Pierre Cardin passed away on December 30, 2020 aged 98. The iconic French designer was the father of avant-garde fashion, known for his forward-thinking, space-age designs with clean, curved lines and big, bold, beautiful colours. Inspired by the growing interest in space travel and the jet age, from the 1960’s onwards his designs set the fashion world alight. But it wasn’t just the runways of fashion shows which Cardin created iconic looks for.
Born near Treviso in northern Italy, Cardin moved to France when he was just 2 years old as his parents attempted to escape fascism. At the age of 14 he worked as a clothier’s apprentice and began to learn the basics of fashion design and construction.
He moved to Paris in 1945 to study architecture and began working with fashion house Paquin before becoming Christian Dior’s tailleure atelier in 1947 and finally founding his own fashion house in 1950.
Cardin’s first foray in to cabin crew couture came when he created striking designs for Pakistan International Airlines (PIA), worn between 1966 to 1971. The legendary fawn coloured look for summer and moss green for the winter consisted of a short, easy fitting ‘A’ line tunic, a stunning traditional dupatta headdress and slim-line trousers that were immediately dubbed ‘PIA Pyjamas’. The trousers became an instant hit, so much so that fashion-conscious females across Pakistan all began to copy the look. So iconic was the look at the time, the whole uniform singlehandedly helped make PIA stand out on the international market.
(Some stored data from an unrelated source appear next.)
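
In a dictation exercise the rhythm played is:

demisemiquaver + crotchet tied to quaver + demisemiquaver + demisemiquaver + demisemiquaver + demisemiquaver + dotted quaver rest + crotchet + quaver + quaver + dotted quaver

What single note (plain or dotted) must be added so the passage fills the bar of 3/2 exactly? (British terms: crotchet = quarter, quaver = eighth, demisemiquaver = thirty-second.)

The bar of 3/2 = 48 thirty-second notes.
Express everything in thirty-second notes: demisemiquaver = 1; crotchet tied to quaver (crotchet + quaver) = 12; demisemiquaver = 1; demisemiquaver = 1; demisemiquaver = 1; demisemiquaver = 1; dotted quaver rest = 6; crotchet = 8; quaver = 4; quaver = 4; dotted quaver = 6.
Altogether 1 + 12 + 1 + 1 + 1 + 1 + 6 + 8 + 4 + 4 + 6 = 45.
Remaining: 48 − 45 = 3 thirty-second notes, which is a dotted sixteenth note.

dotted sixteenth note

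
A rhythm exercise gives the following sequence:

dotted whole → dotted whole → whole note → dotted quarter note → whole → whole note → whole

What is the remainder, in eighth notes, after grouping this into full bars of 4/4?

One bar of 4/4 = 8 eighth notes.
Express everything in eighth notes: dotted whole = 12; dotted whole = 12; whole note = 8; dotted quarter note = 3; whole = 8; whole note = 8; whole = 8.
Sum: 12 + 12 + 8 + 3 + 8 + 8 + 8 = 59.
59 ÷ 8 = 7 complete bars with 3 eighth notes remaining.

3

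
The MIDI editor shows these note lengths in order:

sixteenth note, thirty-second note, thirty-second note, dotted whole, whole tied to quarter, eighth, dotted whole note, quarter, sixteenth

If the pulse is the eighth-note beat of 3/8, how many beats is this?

38.5

One eighth-note beat = 4 thirty-second notes.
Convert each value to thirty-second notes: sixteenth note = 2; thirty-second note = 1; thirty-second note = 1; dotted whole = 48; whole tied to quarter (whole + quarter) = 40; eighth = 4; dotted whole note = 48; quarter = 8; sixteenth = 2.
Altogether 2 + 1 + 1 + 48 + 40 + 4 + 48 + 8 + 2 = 154.
154 ÷ 4 = 38.5 beats.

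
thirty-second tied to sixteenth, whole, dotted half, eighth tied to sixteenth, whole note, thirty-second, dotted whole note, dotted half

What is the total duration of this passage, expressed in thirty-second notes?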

Impressed by the modern and stylish looks Cardin had created for PIA, Aristotle Onassis – the new owner of Greece’s national carrier Olympic Airways, tasked the French designer to create a whole new wardrobe for his staff. Introduced in 1969 the unique and futuristic look was inspired by the growing space travel trends of the late 1960s. Pieces included a mini dress, statement cape and iconic bonnet hat. And while the uniform may have only graced the airlines aisles until 1971 – replaced by Greece’s own leading designer Yannis Tseklenis, the look quickly became the trademark of Olympic and one of the most iconic in the carriers history.
Cardin had now become the go-to man when it came to futuristic designs for the jet age and in 1968 French carrier Union de Transports Aériens (UTA) chose Cardin to create the airlines most avant-garde look to date in an attempt to rejuvenate the airline’s style. Looks were offered in the UTA’s house colours of navy blue with hunter green accents, but also in a soft pink with white details. Cardin’s signature was a circular pocket on all the uniforms as a nod to his lifelong obsession with geometrical design. In classic French style, all of the looks were finished with a quality hosiery. The designs would adorn the airlines flight attendants until 1973.
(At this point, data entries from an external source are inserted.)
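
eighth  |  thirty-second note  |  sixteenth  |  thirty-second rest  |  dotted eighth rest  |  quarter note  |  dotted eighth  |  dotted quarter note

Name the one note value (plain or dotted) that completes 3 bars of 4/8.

3 bars of 4/8 = 48 thirty-second notes.
Working in thirty-second notes: eighth = 4; thirty-second note = 1; sixteenth = 2; thirty-second rest = 1; dotted eighth rest = 6; quarter note = 8; dotted eighth = 6; dotted quarter note = 12.
Sum: 4 + 1 + 2 + 1 + 6 + 8 + 6 + 12 = 40.
Remaining: 48 − 40 = 8 thirty-second notes, which is a quarter note.

quarter note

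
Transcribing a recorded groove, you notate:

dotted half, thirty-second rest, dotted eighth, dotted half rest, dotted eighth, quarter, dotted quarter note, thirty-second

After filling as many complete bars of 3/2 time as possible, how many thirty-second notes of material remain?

34

One bar of 3/2 = 48 thirty-second notes.
Convert each value to thirty-second notes: dotted half = 24; thirty-second rest = 1; dotted eighth = 6; dotted half rest = 24; dotted eighth = 6; quarter = 8; dotted quarter note = 12; thirty-second = 1.
Sum: 24 + 1 + 6 + 24 + 6 + 8 + 12 + 1 = 82.
82 ÷ 48 = 1 complete bar with 34 thirty-second notes remaining.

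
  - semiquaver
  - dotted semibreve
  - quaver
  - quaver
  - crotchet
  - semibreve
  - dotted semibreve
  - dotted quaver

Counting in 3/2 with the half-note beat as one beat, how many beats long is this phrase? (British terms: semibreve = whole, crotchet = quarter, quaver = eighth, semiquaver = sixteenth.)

One half-note beat = 8 sixteenth notes.
Convert each value to sixteenth notes: semiquaver = 1; dotted semibreve = 24; quaver = 2; quaver = 2; crotchet = 4; semibreve = 16; dotted semibreve = 24; dotted quaver = 3.
Total: 1 + 24 + 2 + 2 + 4 + 16 + 24 + 3 = 76.
76 ÷ 8 = 9.5 beats.

9.5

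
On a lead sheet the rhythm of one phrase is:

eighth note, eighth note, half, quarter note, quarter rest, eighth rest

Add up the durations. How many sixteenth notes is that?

Convert each value to sixteenth notes: eighth note = 2; eighth note = 2; half = 8; quarter note = 4; quarter rest = 4; eighth rest = 2.
Adding: 2 + 2 + 8 + 4 + 4 + 2 = 22 sixteenth notes.

22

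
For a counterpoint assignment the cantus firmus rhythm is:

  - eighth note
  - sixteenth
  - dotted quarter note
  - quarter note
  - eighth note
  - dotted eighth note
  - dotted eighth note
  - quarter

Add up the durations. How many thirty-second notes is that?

Express everything in thirty-second notes: eighth note = 4; sixteenth = 2; dotted quarter note = 12; quarter note = 8; eighth note = 4; dotted eighth note = 6; dotted eighth note = 6; quarter = 8.
Adding: 4 + 2 + 12 + 8 + 4 + 6 + 6 + 8 = 50 thirty-second notes.

50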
Cardin now moved away from the aviation world, instead creating apparel for NASA in 1970 and later redesigning the ‘Barong Tagalog’ the national costume of the Philippines. He did however create a new look for Malev Hungarian Airlines in 1980 to coincide with the introduction of a new onboard ‘Comfort Class’ and a refreshing of the carriers product.
But in July 1988 he was once again called up by a major airline looking to revitalise its image. Air China had been established in July 1988 as a result of the Chinese government splitting the operating divisions of Civil Administration of China (CAAC Airlines) in to six separate carriers. To make their airline stand out from the rest, management at Air China looked to Pierre Cardin to create an iconic look for its cabin staff. The attire, which included knee-length skirts, marked a symbolic breakthrough for women’s fashion in the People’s Republic of China since, at the time, women were required to wear demure, blue nylon trousers that did not reveal their legs to uphold puritan socialist principles. These stunning new sapphire coloured outfits changed the stereotype of the Chinese for the rest of the world.
Cardin’s next foray in to flight attendant fashion came in May 2005, when Air India was looking at giving itself a makeover to position itself as an airline that kept up with the changing styles and trends of the early noughties.
Some of India’s top designers – J J Walia, RitBeri, Satya Paul and Tarun Tahiliani had all put forward presentations of their new looks with Cardin being on the judging panel, offering tips and suggestions, as well as helping to make the final decision on the winning appeal.
However, all did not go to plan with the judging process and rolling out of the new look. Ever a stickler for perfection Cardin asked the designers on three separate occasions to make numerous changes as he was “not totally happy” with the looks presented to him and the Air India board.
The whole saga would drag on until March 2009 when Air India finalised Delhi-based Ritu Beri’s design for their female staff’s attire and Pierre Cardin designing suits for the male staff.
Pierre Cardin’s legacy is immense, not only for his incredible designs within the fashion world, but also for creating some of the most iconic and instantly recognisable cabin crew uniforms in our aviation world. Cardin once famously said: “The clothes that I prefer are those I invent for a life that doesn’t exist yet – the world of tomorrow” and his futuristic creations for Pakistan International, Olympic Airways and UTA did just that!